Devisenreserven würden stark entwertet

Es ist daher unwahrscheinlich, dass Peking zur Dollar-Waffe greift. Denn erstens würde der Dollar-Absturz Chinas verbleibende Devisenreserven stark entwerten. Zweitens würde die chinesische Währung aufwerten, was den Exporteuren das Leben schwer macht, die vom Verkauf in die USA leben. Drittens würde das Weltfinanzsystem Schaden nehmen, was Chinas Konjunktur hart treffen könnte. Und schließlich stünde Peking vor der Frage: Worin soll es die aus dem Dollar-Verkauf resultierenden Erträge investieren? Es steht schlicht kein ausreichend großer Währungsmarkt zur Verfügung, der diese Milliarden problemlos aufnehmen könnte. Die auf Euro oder Yen lautenden Märkte sind zu klein, Pfund oder Schweizer Franken ebenfalls.

Zudem ist nicht sicher, ob Peking mit seiner Dollar-Verkaufsattacke die USA wirklich schädigen könnte. Denn es könnten sich weltweit andere Gläubiger finden, die die US-Schuldscheine gern nehmen. „Als ultimativer sicherer Hafen des globalen Kapitals ist der Dollar in Zeiten zunehmender Spannungen attraktiv“, erklärt Holger Schmieding von der Berenberg Bank, „selbst wenn diese Spannungen von den USA selbst ausgehen.“ Und schließlich steht der US-Regierung ein potenter Käufer von US-Schuldscheinen zur Stelle, dessen finanzielle Macht schier grenzenlos ist: „Amerikas Zentralbank könnte die Titel in unbegrenztem Umfang aufkaufen“, so Hepperle, „die chinesische Waffe würde damit nicht scharf schießen.“

Seine Dollar-Milliarden sind für China also ein zweischneidiges Schwert. Die Lehre, die Peking aus dieser Situation gezogen hat, dürfte in der Erkenntnis bestehen: Wirklich reich ist nicht ein Land, dass über Milliarden in einer weltweit akzeptierten Währung wie dem Dollar verfügt.
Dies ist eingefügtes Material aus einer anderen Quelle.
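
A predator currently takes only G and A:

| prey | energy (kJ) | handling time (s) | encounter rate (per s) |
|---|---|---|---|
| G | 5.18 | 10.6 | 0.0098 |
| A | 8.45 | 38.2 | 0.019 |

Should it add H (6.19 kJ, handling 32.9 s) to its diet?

Yes

Intake rate on the current diet: R = (0.0098×5.18 + 0.019×8.45) / (1 + 0.0098×10.6 + 0.019×38.2) = 0.2113/1.83 = 0.1155 kJ/s.
H: E/h = 6.19/32.9 = 0.1881 kJ/s.
Since 0.1881 > R, including H increases the long-run rate.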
Wirklich reich und mächtig ist nur ein Land, dessen eigene Währung weltweit unmittelbar akzeptiert ist. Dieses Ziel strebt Peking aktiv an. In internationalen Abkommen vereinbart es mit anderen Ländern Zahlung in chinesischer Währung – und versucht so, den US-Dollar schrittweise durch Chinas Renminbi zu ersetzen. Damit unterminiert es wirksam einen Grundpfeiler amerikanischer Weltmacht: die Vorrangrolle des Dollar.